How MiMo-7B Redefines Reasoning from Pretraining to Posttraining
- MiMo-7B is a new 7B-parameter language model series, designed from scratch for advanced reasoning, outperforming much larger models in both mathematics and code tasks.
- The project pioneers a dual focus: optimizing pretraining for reasoning and innovating posttraining with reinforcement learning (RL) techniques, including dense reward signals and efficient rollout strategies.
- MiMo-7B is fully open-sourced, offering checkpoints and insights that empower the community to build more powerful, efficient, and accessible reasoning LLMs.

In the rapidly evolving world of large language models (LLMs), the quest for models that can reason as well as they can generate text has become a central challenge. Traditionally, the most successful reinforcement learning (RL) approaches have relied on massive base models—often 32 billion parameters or more—especially when it comes to complex code reasoning. The prevailing wisdom has been that smaller models simply can’t keep up, particularly when it comes to excelling at both mathematics and code tasks simultaneously. But what if the secret to unlocking true reasoning power lies not just in the size of the model, but in how it’s trained from the very beginning?
Enter Xiaomi’s MiMo-7B, a groundbreaking series of models that challenge the status quo. Rather than scaling up endlessly, MiMo-7B focuses on maximizing the reasoning potential of a compact 7B-parameter architecture. The key innovation? A holistic approach that treats both pretraining and posttraining as critical levers for reasoning, rather than relying solely on RL fine-tuning after the fact.
Rethinking Pretraining: Building a Model Born for Reasoning
The MiMo-7B journey starts with a radical reimagining of the pretraining process. Instead of generic text corpora, the team optimized their data pipeline to extract and filter for reasoning-rich content. Enhanced text extraction tools and multi-dimensional data filtering were used to ensure that the pretraining data was dense with reasoning patterns. To further boost diversity and depth, the team generated massive amounts of synthetic reasoning data, ensuring the model was exposed to a wide array of logical challenges from the outset.
A three-stage data mixture strategy was employed, ultimately pretraining MiMo-7B-Base on an astonishing 25 trillion tokens. But the innovation didn’t stop there. The team incorporated Multiple-Token Prediction (MTP) as an additional training objective, which not only improved the model’s performance but also accelerated inference—a crucial advantage for real-world applications.
Smarter RL for Smarter Models
While pretraining laid the foundation, MiMo-7B’s posttraining phase pushed the boundaries of what’s possible with RL. The team curated a dataset of 130,000 mathematics and code problems, each carefully cleaned and assessed for difficulty. To ensure the integrity of the training process, only rule-based accuracy rewards were used, sidestepping the pitfalls of reward hacking.
One of the standout innovations was the introduction of a test difficulty-driven code reward. By assigning nuanced, fine-grained scores to test cases of varying difficulty, the model received a much denser and more informative reward signal. This approach proved especially effective for challenging code problems, where traditional sparse rewards often leave models floundering.
To further optimize training, a data re-sampling strategy was implemented for easier problems, enhancing rollout sampling efficiency and stabilizing policy updates—especially in the later stages of RL training.
The Seamless Rollout Engine
Behind the scenes, MiMo-7B’s RL infrastructure is a marvel of engineering.

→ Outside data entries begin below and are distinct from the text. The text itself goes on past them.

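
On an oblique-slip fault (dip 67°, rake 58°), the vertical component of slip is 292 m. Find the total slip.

dip-slip = throw / sin(dip) = 292 / sin(67°) = 317.2 m
net slip = dip-slip / sin(rake) = 317.2 / sin(58°) = 374 m

374 m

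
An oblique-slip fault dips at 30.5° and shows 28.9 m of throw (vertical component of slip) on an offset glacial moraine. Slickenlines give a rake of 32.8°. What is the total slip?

dip-slip = throw / sin(dip) = 28.9 / sin(30.5°) = 56.94 m
net slip = dip-slip / sin(rake) = 56.94 / sin(32.8°) = 105 m

105 m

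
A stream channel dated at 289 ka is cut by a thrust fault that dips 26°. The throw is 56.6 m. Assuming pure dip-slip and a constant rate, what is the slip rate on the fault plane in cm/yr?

0.0447 cm/yr

dip-slip = throw / sin(dip) = 56.6 m / sin(26°) = 129.1 m
rate = 129.1 m / 289 ka = 0.000447 m/yr = 0.0447 cm/yr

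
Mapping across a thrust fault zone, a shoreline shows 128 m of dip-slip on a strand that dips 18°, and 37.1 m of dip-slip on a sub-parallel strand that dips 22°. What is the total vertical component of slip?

throw_A = 128 × sin(18°) = 39.55 m
throw_B = 37.1 × sin(22°) = 13.90 m
total = 39.55 + 13.90 = 53.5 m

53.5 m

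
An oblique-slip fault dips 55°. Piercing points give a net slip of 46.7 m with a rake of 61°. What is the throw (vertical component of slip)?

33.5 m

dip-slip = net slip × sin(rake) = 46.7 m × sin(61°) = 40.84 m
throw = dip-slip × sin(dip) = 40.84 × sin(55°) = 33.5 m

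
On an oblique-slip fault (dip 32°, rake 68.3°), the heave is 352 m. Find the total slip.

dip-slip = heave / cos(dip) = 352 / cos(32°) = 415.1 m
net slip = dip-slip / sin(rake) = 415.1 / sin(68.3°) = 447 m

447 m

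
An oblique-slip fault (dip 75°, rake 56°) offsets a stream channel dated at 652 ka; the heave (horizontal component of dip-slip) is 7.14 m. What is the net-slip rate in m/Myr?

51 m/Myr

dip-slip = heave / cos(dip) = 7.14 / cos(75°) = 27.59 m
net slip = dip-slip / sin(rake) = 27.59 / sin(56°) = 33.28 m
rate = 33.28 m / 652 ka = 0.0000510 m/yr = 51 m/Myr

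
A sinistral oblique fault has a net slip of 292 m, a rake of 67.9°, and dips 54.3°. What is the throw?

dip-slip = net slip × sin(rake) = 292 m × sin(67.9°) = 270.5 m
throw = dip-slip × sin(dip) = 270.5 × sin(54.3°) = 220 m

220 m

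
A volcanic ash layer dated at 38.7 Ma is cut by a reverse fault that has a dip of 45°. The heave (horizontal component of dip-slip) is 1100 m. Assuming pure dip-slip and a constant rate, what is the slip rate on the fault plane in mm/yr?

0.0402 mm/yr

dip-slip = heave / cos(dip) = 1100 m / cos(45°) = 1556 m
rate = 1556 m / 38.7 Ma = 0.0000402 m/yr = 0.0402 mm/yr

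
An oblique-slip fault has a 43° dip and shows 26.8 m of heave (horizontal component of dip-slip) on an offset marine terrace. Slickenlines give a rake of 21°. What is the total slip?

dip-slip = heave / cos(dip) = 26.8 / cos(43°) = 36.64 m
net slip = dip-slip / sin(rake) = 36.64 / sin(21°) = 102 m

102 m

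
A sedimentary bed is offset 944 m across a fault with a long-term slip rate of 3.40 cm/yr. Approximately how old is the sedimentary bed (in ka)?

27.8 ka

age = offset / rate = 944 m / (3.40 cm/yr) = 27800 yr = 27.8 ka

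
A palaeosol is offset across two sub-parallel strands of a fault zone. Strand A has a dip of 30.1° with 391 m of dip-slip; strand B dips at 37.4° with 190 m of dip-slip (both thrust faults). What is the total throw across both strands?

throw_A = 391 × sin(30.1°) = 196.1 m
throw_B = 190 × sin(37.4°) = 115.4 m
total = 196.1 + 115.4 = 311 m

311 m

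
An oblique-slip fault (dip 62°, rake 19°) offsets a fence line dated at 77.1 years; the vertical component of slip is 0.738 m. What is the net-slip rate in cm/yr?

3.33 cm/yr

dip-slip = throw / sin(dip) = 0.738 / sin(62°) = 0.8358 m
net slip = dip-slip / sin(rake) = 0.8358 / sin(19°) = 2.567 m
rate = 2.567 m / 77.1 years = 0.0333 m/yr = 3.33 cm/yr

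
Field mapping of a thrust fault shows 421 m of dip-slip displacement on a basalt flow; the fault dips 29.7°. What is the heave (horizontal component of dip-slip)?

366 m

heave = dip-slip × cos(dip) = 421 m × cos(29.7°) = 366 m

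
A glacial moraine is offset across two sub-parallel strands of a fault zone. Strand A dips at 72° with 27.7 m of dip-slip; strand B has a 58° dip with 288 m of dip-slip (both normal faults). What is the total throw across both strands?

throw_A = 27.7 × sin(72°) = 26.34 m
throw_B = 288 × sin(58°) = 244.2 m
total = 26.34 + 244.2 = 271 m

271 m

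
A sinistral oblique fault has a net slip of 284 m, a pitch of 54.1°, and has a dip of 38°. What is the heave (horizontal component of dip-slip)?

dip-slip = net slip × sin(rake) = 284 m × sin(54.1°) = 230.1 m
heave = dip-slip × cos(dip) = 230.1 × cos(38°) = 181 m

181 m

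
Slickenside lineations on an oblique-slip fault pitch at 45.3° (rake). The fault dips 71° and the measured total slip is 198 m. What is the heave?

dip-slip = net slip × sin(rake) = 198 m × sin(45.3°) = 140.7 m
heave = dip-slip × cos(dip) = 140.7 × cos(71°) = 45.8 m

45.8 m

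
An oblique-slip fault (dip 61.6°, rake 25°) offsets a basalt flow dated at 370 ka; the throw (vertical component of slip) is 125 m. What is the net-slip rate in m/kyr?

dip-slip = throw / sin(dip) = 125 / sin(61.6°) = 142.1 m
net slip = dip-slip / sin(rake) = 142.1 / sin(25°) = 336.2 m
rate = 336.2 m / 370 ka = 0.000909 m/yr = 0.909 m/kyr

0.909 m/kyr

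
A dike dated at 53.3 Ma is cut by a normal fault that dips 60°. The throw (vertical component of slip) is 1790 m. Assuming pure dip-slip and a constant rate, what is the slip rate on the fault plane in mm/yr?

0.0388 mm/yr

dip-slip = throw / sin(dip) = 1790 m / sin(60°) = 2067 m
rate = 2067 m / 53.3 Ma = 0.0000388 m/yr = 0.0388 mm/yr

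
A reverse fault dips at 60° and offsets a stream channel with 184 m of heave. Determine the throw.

throw = heave × tan(dip) = 184 × tan(60°) = 319 m

319 m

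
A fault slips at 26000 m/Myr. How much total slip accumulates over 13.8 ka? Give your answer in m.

359 m

slip = rate × time = 26000 m/Myr × 13.8 ka = 359 m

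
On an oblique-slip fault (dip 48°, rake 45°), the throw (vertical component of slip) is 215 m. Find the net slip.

409 m

dip-slip = throw / sin(dip) = 215 / sin(48°) = 289.3 m
net slip = dip-slip / sin(rake) = 289.3 / sin(45°) = 409 m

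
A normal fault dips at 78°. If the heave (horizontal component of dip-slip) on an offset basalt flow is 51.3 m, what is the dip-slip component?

dip-slip = heave / cos(dip) = 51.3 / cos(78°) = 247 m

247 m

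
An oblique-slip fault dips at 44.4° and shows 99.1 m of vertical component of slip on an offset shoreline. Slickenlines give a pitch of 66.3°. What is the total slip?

dip-slip = throw / sin(dip) = 99.1 / sin(44.4°) = 141.6 m
net slip = dip-slip / sin(rake) = 141.6 / sin(66.3°) = 155 m

155 m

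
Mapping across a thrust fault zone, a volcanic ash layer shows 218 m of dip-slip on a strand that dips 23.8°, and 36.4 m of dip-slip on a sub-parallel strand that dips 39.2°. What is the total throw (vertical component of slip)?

111 m

throw_A = 218 × sin(23.8°) = 87.97 m
throw_B = 36.4 × sin(39.2°) = 23.01 m
total = 87.97 + 23.01 = 111 m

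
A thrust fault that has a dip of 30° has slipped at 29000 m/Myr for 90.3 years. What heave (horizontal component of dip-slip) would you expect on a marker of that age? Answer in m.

dip-slip = rate × time = 29000 m/Myr × 90.3 years = 2.619 m
heave = dip-slip × cos(dip) = 2.619 × cos(30°) = 2.27 m

2.27 m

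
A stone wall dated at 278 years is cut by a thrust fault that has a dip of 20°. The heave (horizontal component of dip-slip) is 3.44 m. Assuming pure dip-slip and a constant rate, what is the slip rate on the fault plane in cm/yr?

dip-slip = heave / cos(dip) = 3.44 m / cos(20°) = 3.661 m
rate = 3.661 m / 278 years = 0.0132 m/yr = 1.32 cm/yr

1.32 cm/yr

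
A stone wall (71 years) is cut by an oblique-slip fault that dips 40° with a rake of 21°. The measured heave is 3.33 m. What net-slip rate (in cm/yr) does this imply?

17.1 cm/yr

dip-slip = heave / cos(dip) = 3.33 / cos(40°) = 4.347 m
net slip = dip-slip / sin(rake) = 4.347 / sin(21°) = 12.13 m
rate = 12.13 m / 71 years = 0.171 m/yr = 17.1 cm/yr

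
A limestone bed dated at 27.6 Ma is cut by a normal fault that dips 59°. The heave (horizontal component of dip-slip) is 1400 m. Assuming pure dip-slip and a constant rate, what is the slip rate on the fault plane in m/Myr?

dip-slip = heave / cos(dip) = 1400 m / cos(59°) = 2718 m
rate = 2718 m / 27.6 Ma = 0.0000985 m/yr = 98.5 m/Myr

98.5 m/Myr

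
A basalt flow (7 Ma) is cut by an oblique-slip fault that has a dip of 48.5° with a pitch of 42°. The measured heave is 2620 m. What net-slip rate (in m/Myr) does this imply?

dip-slip = heave / cos(dip) = 2620 / cos(48.5°) = 3954 m
net slip = dip-slip / sin(rake) = 3954 / sin(42°) = 5909 m
rate = 5909 m / 7 Ma = 0.000844 m/yr = 844 m/Myr

844 m/Myr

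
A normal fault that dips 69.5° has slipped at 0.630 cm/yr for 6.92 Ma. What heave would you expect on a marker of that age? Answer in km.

dip-slip = rate × time = 0.630 cm/yr × 6.92 Ma = 43600 m
heave = dip-slip × cos(dip) = 43600 × cos(69.5°) = 15300 m = 15.3 km

15.3 km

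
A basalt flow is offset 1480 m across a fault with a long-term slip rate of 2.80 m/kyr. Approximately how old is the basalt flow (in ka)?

age = offset / rate = 1480 m / (2.80 m/kyr) = 529000 yr = 529 ka

529 ka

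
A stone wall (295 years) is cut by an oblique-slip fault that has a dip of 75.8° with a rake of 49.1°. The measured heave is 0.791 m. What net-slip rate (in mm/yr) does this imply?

14.5 mm/yr

dip-slip = heave / cos(dip) = 0.791 / cos(75.8°) = 3.225 m
net slip = dip-slip / sin(rake) = 3.225 / sin(49.1°) = 4.266 m
rate = 4.266 m / 295 years = 0.0145 m/yr = 14.5 mm/yr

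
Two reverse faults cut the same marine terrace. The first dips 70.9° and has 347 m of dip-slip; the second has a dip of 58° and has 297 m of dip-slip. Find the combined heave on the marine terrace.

271 m

heave_A = 347 × cos(70.9°) = 113.5 m
heave_B = 297 × cos(58°) = 157.4 m
total = 113.5 + 157.4 = 271 m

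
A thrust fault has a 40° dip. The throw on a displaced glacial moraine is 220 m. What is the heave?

262 m

heave = throw / tan(dip) = 220 / tan(40°) = 262 m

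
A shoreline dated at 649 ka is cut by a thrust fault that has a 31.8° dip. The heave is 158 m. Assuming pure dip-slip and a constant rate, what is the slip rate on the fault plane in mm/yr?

dip-slip = heave / cos(dip) = 158 m / cos(31.8°) = 185.9 m
rate = 185.9 m / 649 ka = 0.000286 m/yr = 0.286 mm/yr

0.286 mm/yr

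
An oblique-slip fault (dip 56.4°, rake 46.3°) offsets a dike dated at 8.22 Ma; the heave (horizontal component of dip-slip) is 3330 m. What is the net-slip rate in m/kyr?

dip-slip = heave / cos(dip) = 3330 / cos(56.4°) = 6017 m
net slip = dip-slip / sin(rake) = 6017 / sin(46.3°) = 8323 m
rate = 8323 m / 8.22 Ma = 0.00101 m/yr = 1.01 m/kyr

1.01 m/kyr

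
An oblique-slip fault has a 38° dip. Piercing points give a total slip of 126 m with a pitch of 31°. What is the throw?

dip-slip = net slip × sin(rake) = 126 m × sin(31°) = 64.89 m
throw = dip-slip × sin(dip) = 64.89 × sin(38°) = 40 m

40 m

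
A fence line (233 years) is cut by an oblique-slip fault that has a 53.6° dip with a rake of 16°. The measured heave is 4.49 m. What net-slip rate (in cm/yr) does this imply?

11.8 cm/yr

dip-slip = heave / cos(dip) = 4.49 / cos(53.6°) = 7.566 m
net slip = dip-slip / sin(rake) = 7.566 / sin(16°) = 27.45 m
rate = 27.45 m / 233 years = 0.118 m/yr = 11.8 cm/yr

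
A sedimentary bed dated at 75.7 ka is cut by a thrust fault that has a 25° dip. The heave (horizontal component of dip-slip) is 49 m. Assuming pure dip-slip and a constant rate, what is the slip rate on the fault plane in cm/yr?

0.0714 cm/yr

dip-slip = heave / cos(dip) = 49 m / cos(25°) = 54.07 m
rate = 54.07 m / 75.7 ka = 0.000714 m/yr = 0.0714 cm/yr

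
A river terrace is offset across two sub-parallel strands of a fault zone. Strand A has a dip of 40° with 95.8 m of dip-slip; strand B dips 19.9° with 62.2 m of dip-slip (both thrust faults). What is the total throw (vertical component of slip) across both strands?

82.8 m

throw_A = 95.8 × sin(40°) = 61.58 m
throw_B = 62.2 × sin(19.9°) = 21.17 m
total = 61.58 + 21.17 = 82.8 m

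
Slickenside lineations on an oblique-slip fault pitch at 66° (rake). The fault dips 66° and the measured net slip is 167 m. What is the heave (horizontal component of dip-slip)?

dip-slip = net slip × sin(rake) = 167 m × sin(66°) = 152.6 m
heave = dip-slip × cos(dip) = 152.6 × cos(66°) = 62.1 m

62.1 m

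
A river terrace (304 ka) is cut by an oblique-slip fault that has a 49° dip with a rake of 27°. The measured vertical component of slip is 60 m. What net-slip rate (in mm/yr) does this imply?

dip-slip = throw / sin(dip) = 60 / sin(49°) = 79.50 m
net slip = dip-slip / sin(rake) = 79.50 / sin(27°) = 175.1 m
rate = 175.1 m / 304 ka = 0.000576 m/yr = 0.576 mm/yr

0.576 mm/yr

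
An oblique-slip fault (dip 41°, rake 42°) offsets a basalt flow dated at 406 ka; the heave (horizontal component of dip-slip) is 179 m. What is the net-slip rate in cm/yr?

0.0873 cm/yr

dip-slip = heave / cos(dip) = 179 / cos(41°) = 237.2 m
net slip = dip-slip / sin(rake) = 237.2 / sin(42°) = 354.5 m
rate = 354.5 m / 406 ka = 0.000873 m/yr = 0.0873 cm/yr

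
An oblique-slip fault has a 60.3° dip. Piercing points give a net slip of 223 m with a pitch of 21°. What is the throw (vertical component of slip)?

dip-slip = net slip × sin(rake) = 223 m × sin(21°) = 79.92 m
throw = dip-slip × sin(dip) = 79.92 × sin(60.3°) = 69.4 m

69.4 m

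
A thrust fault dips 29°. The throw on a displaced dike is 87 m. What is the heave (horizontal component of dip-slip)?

heave = throw / tan(dip) = 87 / tan(29°) = 157 m

157 m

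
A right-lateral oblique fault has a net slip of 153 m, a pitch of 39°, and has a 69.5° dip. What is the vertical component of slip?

90.2 m

dip-slip = net slip × sin(rake) = 153 m × sin(39°) = 96.29 m
throw = dip-slip × sin(dip) = 96.29 × sin(69.5°) = 90.2 m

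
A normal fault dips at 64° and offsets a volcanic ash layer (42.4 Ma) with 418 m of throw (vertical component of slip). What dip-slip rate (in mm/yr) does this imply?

0.0110 mm/yr

dip-slip = throw / sin(dip) = 418 m / sin(64°) = 465.1 m
rate = 465.1 m / 42.4 Ma = 0.0000110 m/yr = 0.0110 mm/yr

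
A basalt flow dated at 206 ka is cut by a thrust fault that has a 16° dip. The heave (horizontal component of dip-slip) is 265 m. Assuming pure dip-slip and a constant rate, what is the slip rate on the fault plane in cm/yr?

dip-slip = heave / cos(dip) = 265 m / cos(16°) = 275.7 m
rate = 275.7 m / 206 ka = 0.00134 m/yr = 0.134 cm/yr

0.134 cm/yr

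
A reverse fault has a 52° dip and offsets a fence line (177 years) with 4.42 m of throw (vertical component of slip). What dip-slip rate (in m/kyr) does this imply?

dip-slip = throw / sin(dip) = 4.42 m / sin(52°) = 5.609 m
rate = 5.609 m / 177 years = 0.0317 m/yr = 31.7 m/kyr

31.7 m/kyr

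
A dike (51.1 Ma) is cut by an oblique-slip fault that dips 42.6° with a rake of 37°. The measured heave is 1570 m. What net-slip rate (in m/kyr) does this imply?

0.0694 m/kyr

dip-slip = heave / cos(dip) = 1570 / cos(42.6°) = 2133 m
net slip = dip-slip / sin(rake) = 2133 / sin(37°) = 3544 m
rate = 3544 m / 51.1 Ma = 0.0000694 m/yr = 0.0694 m/kyr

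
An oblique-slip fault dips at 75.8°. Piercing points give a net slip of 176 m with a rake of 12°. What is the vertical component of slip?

35.5 m

dip-slip = net slip × sin(rake) = 176 m × sin(12°) = 36.59 m
throw = dip-slip × sin(dip) = 36.59 × sin(75.8°) = 35.5 m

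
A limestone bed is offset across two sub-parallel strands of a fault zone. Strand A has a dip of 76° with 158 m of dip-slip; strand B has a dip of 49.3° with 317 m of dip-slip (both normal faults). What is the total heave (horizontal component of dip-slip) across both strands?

245 m

heave_A = 158 × cos(76°) = 38.22 m
heave_B = 317 × cos(49.3°) = 206.7 m
total = 38.22 + 206.7 = 245 m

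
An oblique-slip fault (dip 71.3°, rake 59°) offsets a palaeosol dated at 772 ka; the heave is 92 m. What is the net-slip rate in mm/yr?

0.434 mm/yr

dip-slip = heave / cos(dip) = 92 / cos(71.3°) = 287 m
net slip = dip-slip / sin(rake) = 287 / sin(59°) = 334.8 m
rate = 334.8 m / 772 ka = 0.000434 m/yr = 0.434 mm/yr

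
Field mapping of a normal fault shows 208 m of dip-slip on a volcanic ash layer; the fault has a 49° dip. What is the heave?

136 m

heave = dip-slip × cos(dip) = 208 m × cos(49°) = 136 m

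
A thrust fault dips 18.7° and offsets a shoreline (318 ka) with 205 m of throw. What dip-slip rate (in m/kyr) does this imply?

2.01 m/kyr

dip-slip = throw / sin(dip) = 205 m / sin(18.7°) = 639.4 m
rate = 639.4 m / 318 ka = 0.00201 m/yr = 2.01 m/kyr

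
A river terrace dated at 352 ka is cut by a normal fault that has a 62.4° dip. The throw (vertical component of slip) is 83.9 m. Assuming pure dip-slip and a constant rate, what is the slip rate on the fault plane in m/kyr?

dip-slip = throw / sin(dip) = 83.9 m / sin(62.4°) = 94.67 m
rate = 94.67 m / 352 ka = 0.000269 m/yr = 0.269 m/kyr

0.269 m/kyr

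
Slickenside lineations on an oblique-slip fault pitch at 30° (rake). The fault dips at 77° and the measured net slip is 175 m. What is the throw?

85.3 m

dip-slip = net slip × sin(rake) = 175 m × sin(30°) = 87.50 m
throw = dip-slip × sin(dip) = 87.50 × sin(77°) = 85.3 m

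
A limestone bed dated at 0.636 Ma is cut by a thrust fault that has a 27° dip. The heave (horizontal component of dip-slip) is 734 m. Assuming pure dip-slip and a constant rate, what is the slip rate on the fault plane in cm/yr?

dip-slip = heave / cos(dip) = 734 m / cos(27°) = 823.8 m
rate = 823.8 m / 0.636 Ma = 0.00130 m/yr = 0.130 cm/yr

0.130 cm/yr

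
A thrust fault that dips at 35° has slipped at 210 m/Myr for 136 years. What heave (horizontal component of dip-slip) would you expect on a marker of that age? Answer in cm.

2.34 cm

dip-slip = rate × time = 210 m/Myr × 136 years = 0.02856 m
heave = dip-slip × cos(dip) = 0.02856 × cos(35°) = 0.0234 m = 2.34 cm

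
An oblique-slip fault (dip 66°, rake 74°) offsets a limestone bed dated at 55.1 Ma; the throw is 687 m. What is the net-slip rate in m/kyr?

0.0142 m/kyr

dip-slip = throw / sin(dip) = 687 / sin(66°) = 752 m
net slip = dip-slip / sin(rake) = 752 / sin(74°) = 782.3 m
rate = 782.3 m / 55.1 Ma = 0.0000142 m/yr = 0.0142 m/kyr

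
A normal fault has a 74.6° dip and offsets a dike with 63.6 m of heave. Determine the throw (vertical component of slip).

throw = heave × tan(dip) = 63.6 × tan(74.6°) = 231 m

231 m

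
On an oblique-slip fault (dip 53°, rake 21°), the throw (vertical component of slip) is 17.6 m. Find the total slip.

61.5 m

dip-slip = throw / sin(dip) = 17.6 / sin(53°) = 22.04 m
net slip = dip-slip / sin(rake) = 22.04 / sin(21°) = 61.5 m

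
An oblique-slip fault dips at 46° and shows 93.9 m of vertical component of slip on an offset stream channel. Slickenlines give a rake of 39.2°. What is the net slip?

dip-slip = throw / sin(dip) = 93.9 / sin(46°) = 130.5 m
net slip = dip-slip / sin(rake) = 130.5 / sin(39.2°) = 207 m

207 m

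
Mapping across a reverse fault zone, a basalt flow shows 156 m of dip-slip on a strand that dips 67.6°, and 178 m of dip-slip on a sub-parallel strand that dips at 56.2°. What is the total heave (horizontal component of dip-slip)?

158 m

heave_A = 156 × cos(67.6°) = 59.45 m
heave_B = 178 × cos(56.2°) = 99.02 m
total = 59.45 + 99.02 = 158 m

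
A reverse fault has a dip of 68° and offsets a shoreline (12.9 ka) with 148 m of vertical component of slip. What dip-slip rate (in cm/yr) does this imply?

1.24 cm/yr

dip-slip = throw / sin(dip) = 148 m / sin(68°) = 159.6 m
rate = 159.6 m / 12.9 ka = 0.0124 m/yr = 1.24 cm/yr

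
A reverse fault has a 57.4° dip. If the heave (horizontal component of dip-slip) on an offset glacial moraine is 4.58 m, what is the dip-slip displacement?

8.50 m

dip-slip = heave / cos(dip) = 4.58 / cos(57.4°) = 8.50 m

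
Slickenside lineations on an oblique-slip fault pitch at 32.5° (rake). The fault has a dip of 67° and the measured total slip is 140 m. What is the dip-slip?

dip-slip = net slip × sin(rake) = 140 m × sin(32.5°) = 75.2 m

75.2 m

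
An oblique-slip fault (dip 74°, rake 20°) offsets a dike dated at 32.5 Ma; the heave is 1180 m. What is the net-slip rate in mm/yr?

0.385 mm/yr

dip-slip = heave / cos(dip) = 1180 / cos(74°) = 4281 m
net slip = dip-slip / sin(rake) = 4281 / sin(20°) = 12520 m
rate = 12520 m / 32.5 Ma = 0.000385 m/yr = 0.385 mm/yr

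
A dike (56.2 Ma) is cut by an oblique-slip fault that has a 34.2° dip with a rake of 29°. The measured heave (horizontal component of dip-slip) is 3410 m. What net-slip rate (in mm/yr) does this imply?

0.151 mm/yr

dip-slip = heave / cos(dip) = 3410 / cos(34.2°) = 4123 m
net slip = dip-slip / sin(rake) = 4123 / sin(29°) = 8504 m
rate = 8504 m / 56.2 Ma = 0.000151 m/yr = 0.151 mm/yr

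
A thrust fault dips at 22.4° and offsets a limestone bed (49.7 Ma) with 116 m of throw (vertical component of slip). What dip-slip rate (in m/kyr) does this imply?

dip-slip = throw / sin(dip) = 116 m / sin(22.4°) = 304.4 m
rate = 304.4 m / 49.7 Ma = 0.00000612 m/yr = 0.00612 m/kyr

0.00612 m/kyr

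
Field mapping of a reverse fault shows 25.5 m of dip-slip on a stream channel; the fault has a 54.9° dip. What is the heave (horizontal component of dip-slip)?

14.7 m

heave = dip-slip × cos(dip) = 25.5 m × cos(54.9°) = 14.7 m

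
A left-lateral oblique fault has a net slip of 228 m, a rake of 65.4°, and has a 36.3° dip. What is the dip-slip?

207 m

dip-slip = net slip × sin(rake) = 228 m × sin(65.4°) = 207 m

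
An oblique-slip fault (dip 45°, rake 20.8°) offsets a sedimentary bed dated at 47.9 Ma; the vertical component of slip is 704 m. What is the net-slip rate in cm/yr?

0.00585 cm/yr

dip-slip = throw / sin(dip) = 704 / sin(45°) = 995.6 m
net slip = dip-slip / sin(rake) = 995.6 / sin(20.8°) = 2804 m
rate = 2804 m / 47.9 Ma = 0.0000585 m/yr = 0.00585 cm/yr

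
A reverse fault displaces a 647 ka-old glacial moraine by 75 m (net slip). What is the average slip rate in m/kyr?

0.116 m/kyr

rate = 75 m / 647 ka = 0.000116 m/yr = 0.116 m/kyr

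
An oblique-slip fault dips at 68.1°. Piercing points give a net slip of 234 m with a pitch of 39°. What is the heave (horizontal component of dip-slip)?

dip-slip = net slip × sin(rake) = 234 m × sin(39°) = 147.3 m
heave = dip-slip × cos(dip) = 147.3 × cos(68.1°) = 54.9 m

54.9 m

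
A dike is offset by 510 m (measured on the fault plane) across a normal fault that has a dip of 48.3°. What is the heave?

339 m

heave = dip-slip × cos(dip) = 510 m × cos(48.3°) = 339 m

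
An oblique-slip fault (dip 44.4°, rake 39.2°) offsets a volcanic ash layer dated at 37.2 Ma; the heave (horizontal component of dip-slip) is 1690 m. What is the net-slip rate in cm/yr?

dip-slip = heave / cos(dip) = 1690 / cos(44.4°) = 2365 m
net slip = dip-slip / sin(rake) = 2365 / sin(39.2°) = 3743 m
rate = 3743 m / 37.2 Ma = 0.000101 m/yr = 0.0101 cm/yr

0.0101 cm/yr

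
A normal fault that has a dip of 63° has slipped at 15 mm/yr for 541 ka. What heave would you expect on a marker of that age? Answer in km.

dip-slip = rate × time = 15 mm/yr × 541 ka = 8115 m
heave = dip-slip × cos(dip) = 8115 × cos(63°) = 3680 m = 3.68 km

3.68 km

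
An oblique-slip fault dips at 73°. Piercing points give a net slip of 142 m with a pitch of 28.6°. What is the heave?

19.9 m

dip-slip = net slip × sin(rake) = 142 m × sin(28.6°) = 67.97 m
heave = dip-slip × cos(dip) = 67.97 × cos(73°) = 19.9 m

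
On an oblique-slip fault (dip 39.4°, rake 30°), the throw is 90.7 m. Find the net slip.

286 m

dip-slip = throw / sin(dip) = 90.7 / sin(39.4°) = 142.9 m
net slip = dip-slip / sin(rake) = 142.9 / sin(30°) = 286 m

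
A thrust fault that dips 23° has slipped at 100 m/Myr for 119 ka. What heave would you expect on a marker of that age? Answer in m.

dip-slip = rate × time = 100 m/Myr × 119 ka = 11.90 m
heave = dip-slip × cos(dip) = 11.90 × cos(23°) = 11 m

11 m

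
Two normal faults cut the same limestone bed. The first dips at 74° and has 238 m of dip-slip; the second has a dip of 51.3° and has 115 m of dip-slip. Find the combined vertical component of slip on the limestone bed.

319 m

throw_A = 238 × sin(74°) = 228.8 m
throw_B = 115 × sin(51.3°) = 89.75 m
total = 228.8 + 89.75 = 319 m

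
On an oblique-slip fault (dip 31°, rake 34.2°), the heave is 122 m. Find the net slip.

253 m

dip-slip = heave / cos(dip) = 122 / cos(31°) = 142.3 m
net slip = dip-slip / sin(rake) = 142.3 / sin(34.2°) = 253 m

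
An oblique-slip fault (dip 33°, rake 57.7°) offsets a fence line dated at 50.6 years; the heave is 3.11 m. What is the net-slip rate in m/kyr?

dip-slip = heave / cos(dip) = 3.11 / cos(33°) = 3.708 m
net slip = dip-slip / sin(rake) = 3.708 / sin(57.7°) = 4.387 m
rate = 4.387 m / 50.6 years = 0.0867 m/yr = 86.7 m/kyr

86.7 m/kyr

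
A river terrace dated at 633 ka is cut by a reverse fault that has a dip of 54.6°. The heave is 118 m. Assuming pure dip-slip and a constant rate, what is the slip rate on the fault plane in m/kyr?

0.322 m/kyr

dip-slip = heave / cos(dip) = 118 m / cos(54.6°) = 203.7 m
rate = 203.7 m / 633 ka = 0.000322 m/yr = 0.322 m/kyr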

The Seamless Rollout Engine was developed to accelerate both training and validation, integrating continuous rollout, asynchronous reward computation, and early termination. This design minimized GPU idle time, resulting in training that was 2.29 times faster and validation that was 1.96 times faster than previous approaches.
Support for Multiple-Token Prediction in vLLM and enhanced inference engine robustness further solidified MiMo-7B’s position as a state-of-the-art reasoning model.
Results and Open Source Impact
The results speak for themselves. MiMo-7B-Base demonstrated extraordinary reasoning potential, even surpassing much larger 32B models in both mathematics and code reasoning tasks. The RL-trained MiMo-7B-RL matched the performance of OpenAI’s o1-mini, a remarkable achievement for a model of its size.
Perhaps most importantly, Xiaomi has open-sourced the entire MiMo-7B series, including checkpoints for the base model, SFT model, RL model trained from the base, and RL model trained from the SFT. This commitment to transparency and community empowerment ensures that the insights and innovations behind MiMo-7B will benefit researchers and developers worldwide.
MiMo-7B is more than just a new model—it’s a blueprint for the future of reasoning in language models. By rethinking both pretraining and posttraining, and by sharing their work openly, the MiMo-7B team has set a new standard for what’s possible with compact, efficient, and powerful LLMs. As the community builds on these foundations, the dream of truly intelligent, reasoning-capable AI comes ever closer to reality.